Aberto à modernidade, foi o primeiro em Portugal a aperceber-se e a propor soluções para os problemas vitais da missiologia, então ciência nascente em algumas universidades europeias, sobretudo na Alemanha. Movido por um espírito reformador, procurou modernizar os métodos de ação da Igreja na então chamada África portuguesa. No Congo e, particularmente, em Moçambique, bem como na curta passagem por Meliapor, restaurou o verdadeiro sentido da missionação como evangelização das populações locais, aliando sempre a ação à reflexão e perspetivando o futuro.

Consciente de alguns constrangimentos e limitações que afetavam o funcionamento e a imagem do Colégio das Missões Ultramarinas – instituição onde na juventude recebera a sua formação missionária – preocupou-se com a renovação daquele Colégio. Foi precursor da criação de um Instituto Missionário, com raízes nacionais, com autonomia em relação ao Estado e com uma organização que assegurasse a vida comunitária e o futuro dos seus membros: a Sociedade Portuguesa das Missões Católicas Ultramarinas, atualmente designada Sociedade Missionária da Boa Nova. (destaque!)

 Vista geral da Missão do Salvador do Congo no início do século XX. Esta missão foi fundada pelo Pe. António Barroso, onde foi superior de 28-12-1880 a 14-09-1888. Foto: domantoniobarroso.pt

Não é fácil discorrer sobre a ciência missiológica, mas, das definições dadas por Mondreganes e outros autores, pode concluir-se, sintetizando, que a missiologia estuda a expansão do cristianismo e a implantação da Igreja no mundo (REGO, A. da Silva – Lições de Missionologia. Lisboa: Junta de investigações do Ultramar, 1961, pp. 14-15). Ora, nenhum dos missionários portugueses manifestou tanto empenho em refletir profundamente sobre a expansão do cristianismo, sobre a implantação da Igreja nos territórios do Padroado, particularmente nos do continente africano, como D. António Barroso. Entre os grandes missionários portugueses do seu tempo, foi o que revelou maior capacidade de aliar a ação à reflexão, como fez, com brilhantismo, nos seus relatórios, e, em particular, no de 1894. É certamente o primeiro grande missiólogo português, quiçá o maior de todos, sem desprimor para outros, como o Pe. José Maria Antunes (1856-1928), também ele um grande obreiro do ressurgimento missionário no Ultramar, havendo conseguido a promulgação do Estatuto Orgânico das Missões Católicas Portuguesas, ou, mais recentemente, como o grande académico Pe.
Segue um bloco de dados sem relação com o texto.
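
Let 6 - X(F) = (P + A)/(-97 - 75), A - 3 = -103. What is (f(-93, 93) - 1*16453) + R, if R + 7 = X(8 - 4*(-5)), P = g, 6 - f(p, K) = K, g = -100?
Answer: -711313/43 ≈ -16542.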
António da Silva Rego (1905-1986), que criou e regeu a primeira cátedra de missiologia, em Portugal, nos anos 40 do século XX, no então Instituto de Ciências Sociais e Política Ultramarina, e autor, entre outras obras, de «Lições de Missionologia». Há que relevar ainda o prestigiado historiador Pe. António Brásio (1906-1985), da Academia de Ciências de Lisboa, comendador da Ordem do Império e da Ordem do Infante D. Henrique, pelos trabalhos de investigação que realizou, e também ele autor de obras como «História e Missiologia» e «D. António Barroso, Missionário, Cientista, Missiólogo». Pois é exatamente o Pe. António Brásio que afirma ter sido D. António um dos melhores e maiores missiólogos que a Igreja teve, destacando a sua extraordinária capacidade de associar o pensamento reflexivo ao trabalho concreto que realizou, bem como a enorme inovação que trouxe à Igreja missionária portuguesa, na época de charneira em que viveu.